Ces trois dernières pies-grièches imitent aisément le ramage des petits oiseaux, et se servent, dit-on, de ce talent pour les attirer dans de mortelles embûches. L’écorcheur surtout est expert en ce genre de perfidie. Il s’embusque dans l’épaisseur d’un buisson pour contrefaire le chant des espèces qu’il entend babiller dans le voisinage. Les imprudents s’approchent à la voix d’appel, qu’ils croient venue de quelqu’un des leurs, et l’écorcheur fond sur eux quand il les voit à sa portée. Cette ruse, toutefois, ne lui réussit qu’avec les oisillons inexpérimentés ; les vieux connaissent le piège et se gardent bien d’y donner. L’oiseau saisi est écorché avant d’être mangé : telle est l’origine du nom d’écorcheur donné à cette quatrième espèce. Du reste, les autres pies-grièches partagent cette habitude. Comme elles n’ont pas la faculté de rassembler les plumes en pelotes dans leur estomac pour les rejeter ensuite à la manière des chouettes, elles ont la précaution d’approprier le gibier en le dépouillant de sa peau par lambeaux.
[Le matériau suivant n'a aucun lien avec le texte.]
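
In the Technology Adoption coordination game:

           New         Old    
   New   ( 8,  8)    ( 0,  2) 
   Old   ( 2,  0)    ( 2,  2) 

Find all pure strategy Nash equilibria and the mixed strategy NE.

Pure NE: (New, New) and (Old, Old); Mixed NE: p = 0.25, q = 0.25

Work:
Check pure NE:
(New, New): (8, 8) - no unilateral deviation beneficial
(Old, Old): (2, 2) - no unilateral deviation beneficial
Mixed NE: P1 plays New with p = 0.25, P2 plays New with q = 0.25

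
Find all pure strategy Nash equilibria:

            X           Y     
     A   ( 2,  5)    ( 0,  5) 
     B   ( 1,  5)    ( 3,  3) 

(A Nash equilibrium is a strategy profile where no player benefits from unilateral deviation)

Nash equilibrium: (A, X)

Work:
Best responses:
  P1 vs X: payoffs [2, 1] → best response A (payoff 2)
  P1 vs Y: payoffs [0, 3] → best response B (payoff 3)
  P2 vs A: payoffs [5, 5] → best response X/Y (payoff 5)
  P2 vs B: payoffs [5, 3] → best response X (payoff 5)
Mutual best responses: (A,X) → Nash equilibria.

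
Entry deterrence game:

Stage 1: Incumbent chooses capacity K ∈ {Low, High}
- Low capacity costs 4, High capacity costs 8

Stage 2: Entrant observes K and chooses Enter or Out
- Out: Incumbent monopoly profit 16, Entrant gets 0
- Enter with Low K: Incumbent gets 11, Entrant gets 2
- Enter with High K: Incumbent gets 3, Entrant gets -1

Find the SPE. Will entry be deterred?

SPE: (High, Enter|Low, Out|High); Entry deterred. Incumbent net profit = 8

Work:
After Low K: Entrant enters (2 > 0)
After High K: Entrant stays out (-1 < 0)
Incumbent: Low → 11−4=7, High → 16−8=8
Incumbent chooses High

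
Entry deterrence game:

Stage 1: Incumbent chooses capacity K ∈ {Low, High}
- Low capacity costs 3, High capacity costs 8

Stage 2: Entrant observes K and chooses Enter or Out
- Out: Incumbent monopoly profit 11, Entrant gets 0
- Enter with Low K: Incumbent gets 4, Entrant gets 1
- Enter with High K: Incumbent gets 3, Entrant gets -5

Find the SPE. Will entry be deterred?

SPE: (High, Enter|Low, Out|High); Entry deterred. Incumbent net profit = 3

Work:
After Low K: Entrant enters (1 > 0)
After High K: Entrant stays out (-5 < 0)
Incumbent: Low → 4−3=1, High → 11−8=3
Incumbent chooses High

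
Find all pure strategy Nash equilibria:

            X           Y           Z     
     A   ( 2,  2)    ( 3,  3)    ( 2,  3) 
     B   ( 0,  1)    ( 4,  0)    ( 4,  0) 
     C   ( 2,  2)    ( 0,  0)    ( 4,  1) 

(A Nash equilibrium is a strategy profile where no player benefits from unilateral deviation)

Nash equilibrium: (C, X)

Work:
Best responses:
  P1 vs X: payoffs [2, 0, 2] → best response A/C (payoff 2)
  P1 vs Y: payoffs [3, 4, 0] → best response B (payoff 4)
  P1 vs Z: payoffs [2, 4, 4] → best response B/C (payoff 4)
  P2 vs A: payoffs [2, 3, 3] → best response Y/Z (payoff 3)
  P2 vs B: payoffs [1, 0, 0] → best response X (payoff 1)
  P2 vs C: payoffs [2, 0, 1] → best response X (payoff 2)
Mutual best responses: (C,X) → Nash equilibria.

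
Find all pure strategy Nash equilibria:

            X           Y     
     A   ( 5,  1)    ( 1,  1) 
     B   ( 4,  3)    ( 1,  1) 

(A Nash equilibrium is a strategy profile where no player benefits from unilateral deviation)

Nash equilibrium: (A, X), (A, Y)

Work:
Best responses:
  P1 vs X: payoffs [5, 4] → best response A (payoff 5)
  P1 vs Y: payoffs [1, 1] → best response A/B (payoff 1)
  P2 vs A: payoffs [1, 1] → best response X/Y (payoff 1)
  P2 vs B: payoffs [3, 1] → best response X (payoff 3)
Mutual best responses: (A,X), (A,Y) → Nash equilibria.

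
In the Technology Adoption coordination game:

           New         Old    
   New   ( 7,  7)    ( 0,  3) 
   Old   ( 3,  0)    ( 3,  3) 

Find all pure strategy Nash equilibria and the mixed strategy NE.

Pure NE: (New, New) and (Old, Old); Mixed NE: p = 0.4286, q = 0.4286

Work:
Check pure NE:
(New, New): (7, 7) - no unilateral deviation beneficial
(Old, Old): (3, 3) - no unilateral deviation beneficial
Mixed NE: P1 plays New with p = 0.4286, P2 plays New with q = 0.4286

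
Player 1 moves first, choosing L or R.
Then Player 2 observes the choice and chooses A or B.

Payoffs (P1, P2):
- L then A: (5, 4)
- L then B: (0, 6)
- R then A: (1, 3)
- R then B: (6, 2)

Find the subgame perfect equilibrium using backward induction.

P1 plays R, P2 plays B after L and A after R; Payoff (1, 3)

Work:
Backward induction:
After L: P2 chooses B → P1 gets 0
After R: P2 chooses A → P1 gets 1
P1 chooses R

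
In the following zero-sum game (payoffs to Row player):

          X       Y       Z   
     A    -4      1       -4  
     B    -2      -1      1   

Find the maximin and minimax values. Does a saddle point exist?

Maximin = -2, Minimax = -2, Saddle: True

Work:
Row minimums: [-4, -2] → maximin = -2
Column maximums: [-2, 1, 1] → minimax = -2
Saddle point exists! Game value = -2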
C’est une façon de plumer très expéditive. Malgré ses traîtres appels, parfaitement imités, l’écorcheur n’a pas tous les jours la bonne fortune de faire des dupes ; la méfiance des petits oiseaux déjoue ses perfides talents. La pie-grièche se contente alors de souris, de mulots, de sauterelles, de hannetons et de gros scarabées, surtout de ceux dont les larves vivent dans la vermoulure des arbres. Sa passion pour le scarabée est si vive, qu’une fois repue elle continue ses chasses uniquement pour le plaisir de chasser. Ne sachant plus que faire des insectes capturés, elle les embroche aux épines des buissons. Peut-être se monte-t-elle ainsi un garde-manger, où les viandes se faisandent et prennent un fumet de son goût.
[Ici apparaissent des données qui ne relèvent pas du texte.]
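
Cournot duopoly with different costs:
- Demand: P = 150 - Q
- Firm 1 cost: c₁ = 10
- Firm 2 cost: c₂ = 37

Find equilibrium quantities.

q₁* = 55.67, q₂* = 28.67

Work:
Reaction: q₁ = (150 - 10 - q₂)/2
Reaction: q₂ = (150 - 37 - q₁)/2
Solve simultaneously:
q₁* = (150 - 2×10 + 37)/3 = 55.67
q₂* = (150 - 2×37 + 10)/3 = 28.67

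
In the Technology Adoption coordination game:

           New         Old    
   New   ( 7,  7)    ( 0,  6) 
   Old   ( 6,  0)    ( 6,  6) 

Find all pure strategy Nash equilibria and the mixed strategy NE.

Pure NE: (New, New) and (Old, Old); Mixed NE: p = 0.8571, q = 0.8571

Work:
Check pure NE:
(New, New): (7, 7) - no unilateral deviation beneficial
(Old, Old): (6, 6) - no unilateral deviation beneficial
Mixed NE: P1 plays New with p = 0.8571, P2 plays New with q = 0.8571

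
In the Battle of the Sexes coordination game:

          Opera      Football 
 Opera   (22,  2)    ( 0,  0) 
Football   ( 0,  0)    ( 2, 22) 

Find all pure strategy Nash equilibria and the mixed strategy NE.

Pure NE: (Opera, Opera) and (Football, Football); Mixed NE: p = 0.9167, q = 0.0833

Work:
Check pure NE:
(Opera, Opera): (22, 2) - no unilateral deviation beneficial
(Football, Football): (2, 22) - no unilateral deviation beneficial
Mixed NE: P1 plays Opera with p = 0.9167, P2 plays Opera with q = 0.0833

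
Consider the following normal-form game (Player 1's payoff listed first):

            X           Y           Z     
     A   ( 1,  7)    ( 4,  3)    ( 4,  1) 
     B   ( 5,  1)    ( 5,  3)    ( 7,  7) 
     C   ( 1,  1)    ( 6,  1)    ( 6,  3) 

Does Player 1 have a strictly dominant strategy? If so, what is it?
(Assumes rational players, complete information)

No strictly dominant strategy exists for Player 1

Work:
A strategy strictly dominates another if it gives a strictly higher payoff against every opponent action. Compare each pair of P1's strategies column-by-column:
  A vs B: [1 vs 5, 4 vs 5, 4 vs 7] → A does not strictly dominate B (column X: 1 ≤ 5)
  A vs C: [1 vs 1, 4 vs 6, 4 vs 6] → A does not strictly dominate C (column X: 1 ≤ 1)
  B vs A: [5 vs 1, 5 vs 4, 7 vs 4] → B strictly dominates A
  B vs C: [5 vs 1, 5 vs 6, 7 vs 6] → B does not strictly dominate C (column Y: 5 ≤ 6)
  C vs A: [1 vs 1, 6 vs 4, 6 vs 4] → C does not strictly dominate A (column X: 1 ≤ 1)
  C vs B: [1 vs 5, 6 vs 5, 6 vs 7] → C does not strictly dominate B (column X: 1 ≤ 5)
No single strategy strictly dominates all others → no strictly dominant strategy.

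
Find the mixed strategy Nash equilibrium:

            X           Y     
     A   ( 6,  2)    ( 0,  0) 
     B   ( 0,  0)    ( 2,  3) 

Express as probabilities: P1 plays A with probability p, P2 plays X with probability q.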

Les autres pies-grièches ont également cette manie de se faire des réserves de coléoptères embrochés aux épines, réserves que l’oiseau ne visite pas toujours et qui sèchent sur place sans usage. Mais peu importe ce gaspillage de gibier, le résultat final pour nous est excellent : nous sommes délivrés de pas mal d’ennemis par ces fervents chasseurs. Après de tels services, leur ferons-nous un crime irrémissible de se permettre parfois le régal d’un oisillon ? Pour ma part, j’hésite fort. Je plains de tout mon cœur le pauvre petit oiseau qui donne étourdiment dans les embûches de la pie-grièche, mais je plains aussi le bel arbre qui, privé de défenseurs, serait livré aux larves de capricornes et criblé de trous pleins de pourriture.
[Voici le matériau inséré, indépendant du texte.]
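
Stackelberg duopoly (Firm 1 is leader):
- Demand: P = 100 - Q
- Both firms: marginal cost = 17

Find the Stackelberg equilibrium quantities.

q₁* (leader) = 41.5, q₂* (follower) = 20.75

Work:
Follower's reaction: q₂ = (a - c - q₁)/2
Leader substitutes: π₁ = q₁·(a - q₁ - (a-c-q₁)/2 - c)
FOC: q₁* = (100 - 17)/2 = 41.50
Then: q₂* = (100 - 17 - 41.5)/2 = 20.75
Leader has first-mover advantage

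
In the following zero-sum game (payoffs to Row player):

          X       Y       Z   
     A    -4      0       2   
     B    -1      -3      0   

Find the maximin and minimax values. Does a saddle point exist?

Maximin = -3, Minimax = -1, Saddle: False

Work:
Row minimums: [-4, -3] → maximin = -3
Column maximums: [-1, 0, 2] → minimax = -1
No saddle point (maximin ≠ minimax). Mixed strategy needed.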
L’écorcheur fréquente les bosquets, les vergers, les jardins. Il niche dans les haies touffues, parfois entre les branches enchevêtrées des pommiers. Les œufs sont blancs, légèrement lavés de roux. La couronne du gros bout se compose de taches brunes, grises et verdâtres. Dans la construction du nid il entre une sorte d’immortelle sauvage[1], fréquente dans les champs et dont la lige et les feuilles sont abondamment couvertes d’une bourre cotonneuse blanche. L’intérieur se compose, en outre, de petits rameaux tordus et de fines racines entrelacées. La couche intérieure est richement garnie de laine, de duvet, de crin. Les autres pies-grièches font usage des mêmes matériaux, notamment de l’immortelle à bourre blanche.

  1. Ce sont les filago et micropus des botanistes, erbo d’ou tarnagas (herbe de la pie-grièche) de la Provence.